7. The closing assembly according to claim 5 or 6, characterized in that the lid can be controlled between at least a first operating configuration in which the lid is coaxial with the first ring member and / or the second ring member and a second operating configuration in which the lid is arranged transversely to the first ring member and / or the second ring member; wherein the lid is in the first operating configuration when the closing assembly is in the initial state; wherein the first breaking device and the second breaking device are configured such that the first coupling bridge breaks before the second coupling bridge during the control of the lid from the first operating configuration to the second operating configuration.

8. The closure assembly according to any of claims 5 to 7, characterized in that it further comprises a collar that delimits a pouring outlet; wherein the first ring member and the second ring member are coupled with, and surround, the collar.

9. The closure assembly according to claim 8, characterized in that the collar carries at least a first interaction element of the first breaking device and the first ring member carries at least a second interaction element of the first breaking device; wherein the second interaction element is configured to bear against the first interaction element to actuate the irreversible breaking of the first coupling bridge.

10. The closure assembly according to claim 9, characterized in that the first ring member is rotatable about a respective axis of rotation (E); wherein the first interaction element and the second interaction element are arranged so that the second interaction element bears, in use, against the first interaction element within a relative angular movement of the first ring member with respect to the first interaction element of at most 20°.

11. The closure assembly according to any of claims 8 to 10, characterized in that the collar carries at least one first interaction member of the second breaking device and the second ring member carries at least one second interaction member of the second breaking device; wherein the second interaction member is configured to bear against the first interaction member to actuate the non-reversible breaking of the second coupling bridge.

12. The closure assembly according to claim 11, characterized in that the second ring member is designed to move axially with respect to the first interacting member in dependence on a rotation of the cap about a respective rotation axis (G); wherein the first interacting member and the second interacting member are arranged such that the second interacting member is supported, in use, against the first interacting member within an angular movement of the cap of at most 45°.

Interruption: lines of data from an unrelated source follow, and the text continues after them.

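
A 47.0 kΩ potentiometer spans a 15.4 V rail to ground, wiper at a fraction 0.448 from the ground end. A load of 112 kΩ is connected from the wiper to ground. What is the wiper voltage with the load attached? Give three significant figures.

The wiper splits the pot into (1−α)R = 25.94 kΩ above and αR = 21.06 kΩ below.
Lower section ‖ load = 17.72 kΩ.
V_wiper = 15.4 × 17.72/(25.94 + 17.72) = 6.25 V.

V ≈ 6.25 V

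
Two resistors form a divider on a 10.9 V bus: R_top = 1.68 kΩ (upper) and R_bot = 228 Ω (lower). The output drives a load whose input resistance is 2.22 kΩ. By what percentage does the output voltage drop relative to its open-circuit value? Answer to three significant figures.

8.29 %

Unloaded V = 10.9 × 228/1908 = 1.3025 V.
Loaded: R_bot‖R_L = 206.8 Ω, giving V = 10.9 × 206.8/1887 = 1.1945 V.
Drop = (1.3025 − 1.1945) / 1.3025 = 8.29 %.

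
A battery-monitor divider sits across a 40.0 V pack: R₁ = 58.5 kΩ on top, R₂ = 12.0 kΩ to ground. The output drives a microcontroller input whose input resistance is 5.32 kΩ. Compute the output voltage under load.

The load sits in parallel with R₂: R₂‖R_L = (12.0 × 5.32) / (12.0 + 5.32) = 3.686 kΩ.
V_out = 40.0 × 3.686 / (58.5 + 3.686) = 40.0 × 3.686/62.19 = 2.37 V.
(Unloaded it would have been 6.81 V.)

V_out ≈ 2.37 V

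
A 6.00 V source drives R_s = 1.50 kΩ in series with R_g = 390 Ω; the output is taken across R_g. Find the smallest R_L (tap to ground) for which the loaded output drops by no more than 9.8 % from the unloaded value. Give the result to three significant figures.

R_L(min) ≈ 2.85 kΩ

Output resistance R_th = R_s‖R_g = (1500 × 390)/1890 = 309.5 Ω.
The fractional drop is R_th/(R_th + R_L); requiring this ≤ 0.0980 gives R_L ≥ R_th(1/0.0980 − 1) = 309.5 × 9.204 = 2.85 kΩ.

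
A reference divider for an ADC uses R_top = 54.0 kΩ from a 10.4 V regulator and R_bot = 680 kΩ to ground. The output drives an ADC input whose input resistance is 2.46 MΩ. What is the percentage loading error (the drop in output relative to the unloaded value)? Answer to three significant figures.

The divider's output (Thévenin) resistance is R_top‖R_bot = 50.03 kΩ.
Fractional drop under load = R_th/(R_th + R_L) = 50.03 / (50.03 + 2460) = 0.01993.
So the output falls by 1.99 %.

1.99 %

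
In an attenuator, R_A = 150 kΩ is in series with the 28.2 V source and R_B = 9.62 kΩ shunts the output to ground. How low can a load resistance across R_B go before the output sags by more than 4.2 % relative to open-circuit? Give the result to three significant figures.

R_L(min) ≈ 206 kΩ

Output resistance R_th = R_A‖R_B = (150 × 9.62)/159.6 = 9.040 kΩ.
The fractional drop is R_th/(R_th + R_L); requiring this ≤ 0.0420 gives R_L ≥ R_th(1/0.0420 − 1) = 9.040 × 22.81 = 206 kΩ.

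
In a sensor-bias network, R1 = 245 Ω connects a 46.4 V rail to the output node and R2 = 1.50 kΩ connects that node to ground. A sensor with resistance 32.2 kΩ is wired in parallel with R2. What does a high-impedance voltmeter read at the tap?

The load sits in parallel with R2: R2‖R_L = (1500 × 32200) / (1500 + 32200) = 1433 Ω.
V_out = 46.4 × 1433 / (245 + 1433) = 46.4 × 1433/1678 = 39.6 V.

V_out ≈ 39.6 V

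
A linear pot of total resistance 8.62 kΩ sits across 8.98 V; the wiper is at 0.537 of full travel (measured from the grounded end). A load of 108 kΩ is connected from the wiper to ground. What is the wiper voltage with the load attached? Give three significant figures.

The wiper splits the pot into (1−α)R = 3.991 kΩ above and αR = 4.629 kΩ below.
Lower section ‖ load = 4.439 kΩ.
V_wiper = 8.98 × 4.439/(3.991 + 4.439) = 4.73 V.

V ≈ 4.73 V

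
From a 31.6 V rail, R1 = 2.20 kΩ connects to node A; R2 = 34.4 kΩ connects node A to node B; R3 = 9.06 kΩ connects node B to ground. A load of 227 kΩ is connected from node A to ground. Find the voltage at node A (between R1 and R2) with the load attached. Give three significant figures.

V ≈ 29.8 V

Below node A the series string R2+R3 = 43.46 kΩ sits in parallel with the 227 kΩ load: 36.48 kΩ.
V_A = 31.6 × 36.48/(2.20 + 36.48) = 29.8 V.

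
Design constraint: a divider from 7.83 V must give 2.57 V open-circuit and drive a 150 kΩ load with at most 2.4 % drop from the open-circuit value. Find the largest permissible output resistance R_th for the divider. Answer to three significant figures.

R_th ≤ 3.69 kΩ

Loading drop = R_th/(R_th + R_L) ≤ 0.0240, so R_th ≤ R_L · ε/(1−ε) = 150 kΩ × 0.0240/0.9760 = 3.69 kΩ.
(Any R1, R2 with R2/(R1+R2) = 0.328 and R1‖R2 ≤ 3.69 kΩ will meet the spec.)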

13. The closure assembly according to any one of claims 8 to 12, characterized in that the cap comprises an internally threaded portion and the collar comprises an externally threaded portion; wherein the internally threaded portion and the externally threaded portion are configured to allow selective tightening and loosening of the cap in the collar.

14. The closure assembly according to any of the preceding claims, characterized in that it further comprises a cutting device configured to break and / or pierce and / or cut and / or open a container separation membrane.

15. The closure assembly in accordance with any of the preceding claims, characterized in that the connecting element is connected to the cover and to the second ring member.

16. A container for a pourable product, characterized in that it comprises at least one main body that is filled or can be filled with the pourable product and at least one closure assembly according to one of the preceding claims and that is coupled to the main body.